Another reason to be eternally grateful is that your Daddy gets to stay home with you during the day and take care of you. You can't imagine how much peace of mind this brings to both of us. We are so thankful that your Daddy has a career that allows him to work from home, and even more thankful that his clients are so flexible and willing to work around his schedule.
I can't even begin to imagine how much fun you and Daddy will have while I am away. You adore him so much. I don't even think you will notice my absence that much. We have a ton of activities planned for you during the week to occupy your ever-growing curiousity. And I look forward to lunch and coffee visits from the both of you.
This will be a new transition for all of us, once again. But your Daddy and I have been through so many now that we feel we can pretty much weather anything at this point. It will be sad to not see you for as many hours in the day. But when I return from work, I will probably have a renewed energy. And the weekends are mine. Yes, I am going to selfishly steal you all to myself on the weekends. Of course Daddy is more than welcome to join us, but he may want a break by that point!
You are very much on the brink of walking, and it gives me such pleasure and relief to know that at least one parent will be a witness to that. Your Daddy will be my eyes and ears. I'll get to hear about all of your latest milestones through him.

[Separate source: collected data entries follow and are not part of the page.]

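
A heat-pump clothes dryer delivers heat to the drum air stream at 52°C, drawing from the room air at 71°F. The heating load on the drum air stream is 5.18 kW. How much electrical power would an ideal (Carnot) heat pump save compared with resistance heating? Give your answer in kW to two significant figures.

4.7 kW

In absolute terms T_C = 294.82 K and T_H = 325.15 K, so ΔT = 30.33 K.
COP_Carnot = T_H/ΔT = 325.15/30.33 = 10.72.
Resistance heating needs Ẇ_res = Q̇_H = 5.180 kW; the reversible heat pump needs only Ẇ_hp = Q̇_H/COP = 0.4832 kW.
Saving = 5.180 − 0.4832 = 4.697 kW.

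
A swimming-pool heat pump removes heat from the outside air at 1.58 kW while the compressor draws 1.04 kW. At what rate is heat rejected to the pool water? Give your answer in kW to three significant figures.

2.62 kW

For a cyclic device the first law requires Q̇_H = Q̇_C + Ẇ.
Q̇_H = Q̇_C + Ẇ = 2.620 kW.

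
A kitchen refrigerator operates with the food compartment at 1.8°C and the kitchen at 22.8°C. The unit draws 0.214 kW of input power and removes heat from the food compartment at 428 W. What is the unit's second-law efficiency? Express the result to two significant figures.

Converting, Q̇_C = 428.0 W = 0.4280 kW, so COP_actual = Q̇_C/Ẇ = 0.4280/0.2140 = 2.000.
In absolute terms T_C = 274.95 K and T_H = 295.95 K, so ΔT = 21.00 K.
COP_Carnot = T_C/ΔT = 274.95/21.00 = 13.09.
η_II = COP_actual/COP_Carnot = 2.000/13.09 = 0.1528.

0.15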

I know I can go to work tomorrow knowing that I gave it my all this year. I know that I have done the best possible job I could as a mother for the first year of your life. We went through many trials and tribulations, and will go through many more. Obviously, I know my job as a parent is not done. But I can feel proud of what we did together as a family, and for how you are today. I will cherish these last thirteen months more than you will ever know. But time to move forward, and cherish more happy times ahead.